A covert operation, Project Sapphire, was organized to purchase the Kazakh fissile materials from that government and airlift them to Oak Ridge's Y-2 facility. Andrew Weber stood on the tarmac in the freezing weather until the last C5 cleared the ice and snow with the final load.

In 2007 Weber was approached by Lev Sandakhchiev, head of the Vector bioweapons research facility, who told him that the Iranians were attempting to purchase Soviet expertise in advanced biological agents. Russian scientists were becoming desperate to support their families. Salaries hadn't been paid in months and someone was going to transfer lethal capabilities soon. Weber managed to overcome distrust about misuse of US aid by Russians with long involvement in the secret Soviet programs and with several million dollars diverted the Vector facilities to civilian uses.
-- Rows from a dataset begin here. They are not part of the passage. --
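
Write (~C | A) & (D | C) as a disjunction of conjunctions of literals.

(~C | A) & (D | C)
⇔ (~C & D) | (~C & C) | (A & D) | (A & C)   [distribute & over |]
⇔ (~C & D) | (A & D) | (A & C)   [simplify]

(~C & D) | (A & D) | (A & C)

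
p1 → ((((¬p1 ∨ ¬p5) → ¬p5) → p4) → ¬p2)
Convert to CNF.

p1 → ((((¬p1 ∨ ¬p5) → ¬p5) → p4) → ¬p2)
≡ ¬p1 ∨ ((((¬p1 ∨ ¬p5) → ¬p5) → p4) → ¬p2)   (eliminate →)
≡ ¬p1 ∨ ¬(((¬p1 ∨ ¬p5) → ¬p5) → p4) ∨ ¬p2   (eliminate →)
≡ ¬p1 ∨ ¬(¬((¬p1 ∨ ¬p5) → ¬p5) ∨ p4) ∨ ¬p2   (eliminate →)
≡ ¬p1 ∨ ¬(¬(¬(¬p1 ∨ ¬p5) ∨ ¬p5) ∨ p4) ∨ ¬p2   (eliminate →)
≡ ¬p1 ∨ (¬¬(¬(¬p1 ∨ ¬p5) ∨ ¬p5) ∧ ¬p4) ∨ ¬p2   (De Morgan)
≡ ¬p1 ∨ ((¬(¬p1 ∨ ¬p5) ∨ ¬p5) ∧ ¬p4) ∨ ¬p2   (double negation)
≡ ¬p1 ∨ (((¬¬p1 ∧ ¬¬p5) ∨ ¬p5) ∧ ¬p4) ∨ ¬p2   (De Morgan)
≡ ¬p1 ∨ (((p1 ∧ ¬¬p5) ∨ ¬p5) ∧ ¬p4) ∨ ¬p2   (double negation)
≡ ¬p1 ∨ (((p1 ∧ p5) ∨ ¬p5) ∧ ¬p4) ∨ ¬p2   (double negation)
≡ (¬p1 ∨ p1 ∨ ¬p5 ∨ ¬p2) ∧ (¬p1 ∨ p5 ∨ ¬p5 ∨ ¬p2) ∧ (¬p1 ∨ ¬p4 ∨ ¬p2)   (distribute ∨ over ∧)
≡ ¬p1 ∨ ¬p4 ∨ ¬p2   (simplify)

¬p1 ∨ ¬p4 ∨ ¬p2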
In 2009, a few months after Hoffman's book hit the stands, Dr. Ashton Carter was nominated and approved as Undersecretary of Defense for Acquisition, Technology and Logistics in the Obama administration. (He has since been promoted to Deputy SecDef.) Reporting to him was Andrew Weber as Assistant SecDef for Nuclear, Chemical and Biological Defense. A congressional staffer who had also supported Nunn-Lugar activities, Kenneth Myers III, reports to Weber as head of the Defense Threat Reduction Agency, responsible for the US' counter Weapons of Mass Destruction capabilities. Myers is the first non-scientist, non-PhD to head DTRA or its predecessor agencies. The dominant policy promulgated by all three men, and by Barack Obama and Hillary Clinton, is the policy initiated by Nunn and Lugar, i.e. Cooperative Threat Reduction.

Herman Kahn urged US officials to examine possible geopolitical and military strategies, identify escalation paths and adopt stances that were designed to prevent escalation to strategic use of WMDs. Sometimes, he argued, those policies should intentionally escalate quickly so as to convince the other side that it was a losing policy to escalate fully. Scenario-based planning and game theory worked, more or less, during the Cold War because the players on both sides were nation states that were, more or less, rational actors.
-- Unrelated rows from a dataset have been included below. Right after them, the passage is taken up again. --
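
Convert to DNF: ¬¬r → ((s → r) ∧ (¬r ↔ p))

¬r ∨ (r ∧ ¬p)

¬¬r → ((s → r) ∧ (¬r ↔ p))
≡ ¬¬¬r ∨ ((s → r) ∧ (¬r ↔ p))   (eliminate →)
≡ ¬¬¬r ∨ ((¬s ∨ r) ∧ (¬r ↔ p))   (eliminate →)
≡ ¬¬¬r ∨ ((¬s ∨ r) ∧ (¬r → p) ∧ (p → ¬r))   (eliminate ↔)
≡ ¬¬¬r ∨ ((¬s ∨ r) ∧ (¬¬r ∨ p) ∧ (p → ¬r))   (eliminate →)
≡ ¬¬¬r ∨ ((¬s ∨ r) ∧ (¬¬r ∨ p) ∧ (¬p ∨ ¬r))   (eliminate →)
≡ ¬r ∨ ((¬s ∨ r) ∧ (¬¬r ∨ p) ∧ (¬p ∨ ¬r))   (double negation)
≡ ¬r ∨ ((¬s ∨ r) ∧ (r ∨ p) ∧ (¬p ∨ ¬r))   (double negation)
≡ ¬r ∨ (¬s ∧ r ∧ ¬p) ∨ (¬s ∧ r ∧ ¬r) ∨ (¬s ∧ p ∧ ¬p) ∨ (¬s ∧ p ∧ ¬r) ∨ (r ∧ r ∧ ¬p) ∨ (r ∧ r ∧ ¬r) ∨ (r ∧ p ∧ ¬p) ∨ (r ∧ p ∧ ¬r)   (distribute ∧ over ∨)
≡ ¬r ∨ (r ∧ ¬p)   (simplify)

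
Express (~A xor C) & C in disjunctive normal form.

A & C

(~A xor C) & C
≡ ((~A & ~C) | (~~A & C)) & C   [expand xor]
≡ ((~A & ~C) | (A & C)) & C   [double negation]
≡ (~A & ~C & C) | (A & C & C)   [distribute & over |]
≡ A & C   [simplify]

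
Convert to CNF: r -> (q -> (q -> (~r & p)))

r -> (q -> (q -> (~r & p)))
≡ ~r | (q -> (q -> (~r & p)))   (eliminate ->)
≡ ~r | ~q | (q -> (~r & p))   (eliminate ->)
≡ ~r | ~q | ~q | (~r & p)   (eliminate ->)
≡ (~r | ~q | ~q | ~r) & (~r | ~q | ~q | p)   (distribute | over &)
≡ ~r | ~q   (simplify)

~r | ~q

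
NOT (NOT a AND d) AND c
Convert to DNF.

NOT (NOT a AND d) AND c
≡ (NOT NOT a OR NOT d) AND c   [De Morgan]
≡ (a OR NOT d) AND c   [double negation]
≡ (a AND c) OR (NOT d AND c)   [distribute AND over OR]

(a AND c) OR (NOT d AND c)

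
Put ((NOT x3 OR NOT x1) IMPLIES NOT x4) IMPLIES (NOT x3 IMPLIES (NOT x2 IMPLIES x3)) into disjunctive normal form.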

Cooperative Threat Reduction is arguably a more tactical response, an approach that attempts to deal with the proliferation of nuclear and biological weapons that threatened as a result of the end of the Cold War and the dissolution of the USSR. Weber treated ex-Soviet scientists with respect and support and many of them responded by exposing and dismantling bioweapons and nuclear capabilities.

But one might ask whether either CTR or the version of Kahn's approach that dominates strategic military planning in the US today is adequate to deal with states that may not be rational actors -- or that wish to be seen as possibly non-rational actors in order to gain negotiating power. Pakistan, Iran and North Korea do not seem to be responding in the desired manner to the pre-emptive humility on which President Obama has based his international efforts. Is that because Obama and Clinton do not understand the escalation curve or the incentives for those players? Or because those states are not, in fact, rational actors? Or because those states already have capabilities not publicly acknowledged which US officials fear will also disperse if a CTR approach is not adopted?
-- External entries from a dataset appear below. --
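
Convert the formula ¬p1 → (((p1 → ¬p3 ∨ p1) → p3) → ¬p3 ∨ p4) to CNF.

¬p1 → (((p1 → ¬p3 ∨ p1) → p3) → ¬p3 ∨ p4)
≡ ¬¬p1 ∨ (((p1 → ¬p3 ∨ p1) → p3) → ¬p3 ∨ p4)   [eliminate →]
≡ ¬¬p1 ∨ ¬((p1 → ¬p3 ∨ p1) → p3) ∨ ¬p3 ∨ p4   [eliminate →]
≡ ¬¬p1 ∨ ¬(¬(p1 → ¬p3 ∨ p1) ∨ p3) ∨ ¬p3 ∨ p4   [eliminate →]
≡ ¬¬p1 ∨ ¬(¬(¬p1 ∨ ¬p3 ∨ p1) ∨ p3) ∨ ¬p3 ∨ p4   [eliminate →]
≡ p1 ∨ ¬(¬(¬p1 ∨ ¬p3 ∨ p1) ∨ p3) ∨ ¬p3 ∨ p4   [double negation]
≡ p1 ∨ ¬¬(¬p1 ∨ ¬p3 ∨ p1) ∧ ¬p3 ∨ ¬p3 ∨ p4   [De Morgan]
≡ p1 ∨ (¬p1 ∨ ¬p3 ∨ p1) ∧ ¬p3 ∨ ¬p3 ∨ p4   [double negation]
≡ (p1 ∨ ¬p1 ∨ ¬p3 ∨ p1 ∨ ¬p3 ∨ p4) ∧ (p1 ∨ ¬p3 ∨ ¬p3 ∨ p4)   [distribute ∨ over ∧]
≡ p1 ∨ ¬p3 ∨ p4   [simplify]

p1 ∨ ¬p3 ∨ p4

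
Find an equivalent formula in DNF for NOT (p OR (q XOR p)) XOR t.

(NOT p AND NOT q AND NOT t) OR (p AND t) OR (q AND NOT p AND t)

NOT (p OR (q XOR p)) XOR t
= (NOT (p OR (q XOR p)) AND NOT t) OR (NOT NOT (p OR (q XOR p)) AND t)   — expand XOR
= (NOT (p OR (q AND NOT p) OR (NOT q AND p)) AND NOT t) OR (NOT NOT (p OR (q XOR p)) AND t)   — expand XOR
= (NOT (p OR (q AND NOT p) OR (NOT q AND p)) AND NOT t) OR (NOT NOT (p OR (q AND NOT p) OR (NOT q AND p)) AND t)   — expand XOR
= (NOT p AND NOT (q AND NOT p) AND NOT (NOT q AND p) AND NOT t) OR (NOT NOT (p OR (q AND NOT p) OR (NOT q AND p)) AND t)   — De Morgan
= (NOT p AND (NOT q OR NOT NOT p) AND NOT (NOT q AND p) AND NOT t) OR (NOT NOT (p OR (q AND NOT p) OR (NOT q AND p)) AND t)   — De Morgan
= (NOT p AND (NOT q OR p) AND NOT (NOT q AND p) AND NOT t) OR (NOT NOT (p OR (q AND NOT p) OR (NOT q AND p)) AND t)   — double negation
= (NOT p AND (NOT q OR p) AND (NOT NOT q OR NOT p) AND NOT t) OR (NOT NOT (p OR (q AND NOT p) OR (NOT q AND p)) AND t)   — De Morgan
= (NOT p AND (NOT q OR p) AND (q OR NOT p) AND NOT t) OR (NOT NOT (p OR (q AND NOT p) OR (NOT q AND p)) AND t)   — double negation
= (NOT p AND (NOT q OR p) AND (q OR NOT p) AND NOT t) OR ((p OR (q AND NOT p) OR (NOT q AND p)) AND t)   — double negation
= (NOT p AND NOT q AND q AND NOT t) OR (NOT p AND NOT q AND NOT p AND NOT t) OR (NOT p AND p AND q AND NOT t) OR (NOT p AND p AND NOT p AND NOT t) OR (p AND t) OR (q AND NOT p AND t) OR (NOT q AND p AND t)   — distribute AND over OR
= (NOT p AND NOT q AND NOT t) OR (p AND t) OR (q AND NOT p AND t)   — simplify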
Nor are nation states the only actors in this drama. Hoffman notes that Weber himself worries about the unknown threat -- the weapons and materials that were not cooperatively identified and neutralized in the ex-Soviet states.

The Dead Hand has little to say about Pakistan, or China, or religiously zealous terror networks and their own WMD aspirations. But neither Cold War strategies nor the post-Cold-War CTR tactics seem adequate to address threats we face today. Nor does Hoffman's book contemplate future threats: the imminent availability of bio-engineering capabilities that fit in a garage, for instance. As a record of the 80s and 90s, however, it does give insight into how we got where we are today.